We have 2 nameservers at SANBI that handle out internal and external records. The external stuff is synced off to Cloudfloor. The IP addresses of both are used in each of the server blocks under the location block for our services:

 1
 2
 3
 4
 5
 6
 7
 8
 9
10
11
12
13
14
15
16
server {
    listen              80;

    server_name         <STUFF>;

    access_log          /var/log/NGINX/proxy-access.log;
    error_log           /var/log/NGINX/proxy-error.log;

    location / {
        resolver <IP_1> <IP_2>;
        proxy_connect_timeout   10;
        proxy_send_timeout      15;
        proxy_read_timeout      20;
        proxy_pass http://$host$request_uri;
    }
}

This seemed to be a fairly normal configuration from what I’d been reading up online. However, I was seeing these 502 errors intermittently. For example, after restarting the nginx service the first poll to a hostname would result in a 502, but the subsequent few would not, and then again a 502 after some time passes. I dug into the error logs of the proxy server and saw a suspicious looking line:

1
2018/03/24 22:42:42 [error] 3302#3302: *101 <server>.sanbi.ac.za could not be resolved (2: Server failure), client: <ip address> ...

You know that old haiku about DNS, right?

A Haiku About DNS

I tried a couple of things, mainly with the proxy settings and specifying of upstream servers. In a nutshell, what didn’t work for me was:

  • Setting the resolver globally.
    • The exact same issue existed when this was done.
  • Setting the IP addresses of the upstream (internal) server to connect to manually.
    • This alleviated the issue of connecting, but we don’t have any assumptions about these IP addresses staying the same since they can be short lived VMs.
  • Various bloody proxy module settings for NGINX.

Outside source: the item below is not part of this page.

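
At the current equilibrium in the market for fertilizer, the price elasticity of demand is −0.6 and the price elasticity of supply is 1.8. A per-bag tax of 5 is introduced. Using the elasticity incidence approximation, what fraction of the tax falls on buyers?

Incidence ratio: buyers' share ≈ εs / (εs + |εd|) = 1.8 / (1.8 + 0.6) = 0.75.
Supply is the more elastic side, so buyers bear the larger share.

Buyers' share ≈ 0.75.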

This was clearly an issue with the way that NGINX was resolving hostnames from the nameservers that we have. It seemed that the server was failing to resolve the name on the first go and then does correctly afterwards, caching the entry (from what I understand) for the TTL by default.

Solution

The stupid solution would be to just set resolver <ns address> valid=10000000s; or something dumb, but I’m looking for a proper answer to this problem. What I ended up doing was installing dnsmasq on the proxy server. I explicitly disabled the dhcp stuff to be safe.

1
no-dhcp-interface=<NIC_name>

and specified my internal nameservers

1
2
3
server=<NS1_ip>
server=<NS2_ip>
...

I then changed the global resolver in the /etc/nginx/nginx.conf file to point to 127.0.0.1 and made sure that none of my server blocks had any residual resolver entries.

Once thednsmasq and nginx services were restarted, everything worked without a hitch 😃

I suspect that it has something to do with latency of reaching the name server, but I haven’t investigated thoroughly so take that with a pinch of salt!